Abdül Hamid II (r. 1876-1909)
The reign of Abdul Mejid closed amid turbulence and humiliations - massacre and bombardment at Jidda, massacre and Franco-British coercion in Syria - from all of which the sultan took refuge with women and wine, to meet in 1861 a drunkard's end. His successor, Abdul Aziz, had much the same intentions, the same civilian sympathies, the same policy of Europeanization, and a different, but more fatal, weakness of character. He was, perhaps, never wholly sane; but his aberration, at first attested only by an exalted conviction of his divine character and inability to do wrong, excited little attention until it began to issue in fantastic expenditure. Almost everything else in the empire went to the bad in this unhappy reign. The administration settled down to lifeless routine and lapsed into corruption : the national army was starved : the depreciation of the currency grew worse as the revenue declined and the sultan's household and personal extravagance increased.
In 1876 a dozen high officials, with the assent of the Sheikh-ul-Islam and the active dissent of no one, took Abdul Aziz from his throne to a prison, wherein two days later he perished, probably by his own hand. A puppet reigned three months as Murad V, and then, at the bidding of the same king-makers whom his uncle had obeyed, left the throne free for his brother Abdul Hamid, a man of affairs and ability, who was to be the most conspicuous, or rather, the most notorious Osmanli sultan since Suleiman.
Abdül Hamid II (r. 1876-1909), came to the throne with the approval of Midhat and other reformers. In December of that year, on the eve of the war with Russia, the new sultan promulgated a constitution, based on European models, that had been drafted by senior political, military, and religious officials under Midhat's direction. Embodying the substance of the Young Ottoman program, this document created a representative parliament, guaranteed religious liberty, and provided for enlarged freedom of expression. Abdül Hamid II's acceptance of constitutionalism was a temporary tactical expedient to gain the throne, however. Midhat was dismissed in February 1877 and was later murdered. The sultan called the empire's first parliament but dissolved it within a year.

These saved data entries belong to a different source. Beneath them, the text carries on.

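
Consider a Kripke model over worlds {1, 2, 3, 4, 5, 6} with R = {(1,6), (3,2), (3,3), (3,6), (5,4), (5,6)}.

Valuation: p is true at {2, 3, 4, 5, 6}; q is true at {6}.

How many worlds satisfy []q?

1: successors {6}; q there: 6:T. ✓
2: no successors, so []q holds vacuously. ✓
3: successors {2, 3, 6}; q there: 2:F, 3:F, 6:T. ✗
4: no successors, so []q holds vacuously. ✓
5: successors {4, 6}; q there: 4:F, 6:T. ✗
6: no successors, so []q holds vacuously. ✓
Satisfying worlds: {1, 2, 4, 6}.

4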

Unrest in Eastern Rumelia led the European powers to insist on the union of that province with Bulgaria in 1885. Meanwhile, Greek and Bulgarian partisans were carrying on a running battle with Ottoman forces in Macedonia. In addition, the repression of revolutionary activities in Armenia during 1894-96 cost about 300,000 lives and aroused European public opinion against the Ottoman regime. Outside support for a rebellion on Crete also caused the Porte to declare war on Greece in 1897. Although the Ottoman army defeated the Greeks decisively in Thrace, the European powers forced a compromise peace that kept Crete under Ottoman suzerainty while installing the son of the Greek king as its governor.
More isolated from Europe than it had been for half a century, the Ottoman regime could count on support only from Germany, whose friendship offered Abdül Hamid II a congenial alternative to British and French intervention. In 1902 Germany was granted a ninety-nine-year concession to build and operate a Berlin-to-Baghdad rail connection. Germany continued to invest in the Ottoman economy, and German officers held training and command posts in the Ottoman army.
Opposition to the sultan's regime continued to assert itself among Westernized intellectuals and liberal members of the ruling class. Some continued to advocate "Ottomanism," whereas others argued for pan-Turanism, the union of Turkic-speaking peoples inside and outside the Ottoman Empire. The Turkish nationalist ideologist of the period was the writer Ziya Gökalp, who defined Turkish nationalism within the context of the Ottoman Empire. Gökalp went much farther than his contemporaries, however, by calling for the adoption of the vernacular in place of Ottoman Turkish. Gökalp's advocacy of a national Turkish state in which folk culture and Western values would play equally important revitalizing roles foreshadowed events a quarter-century in the future.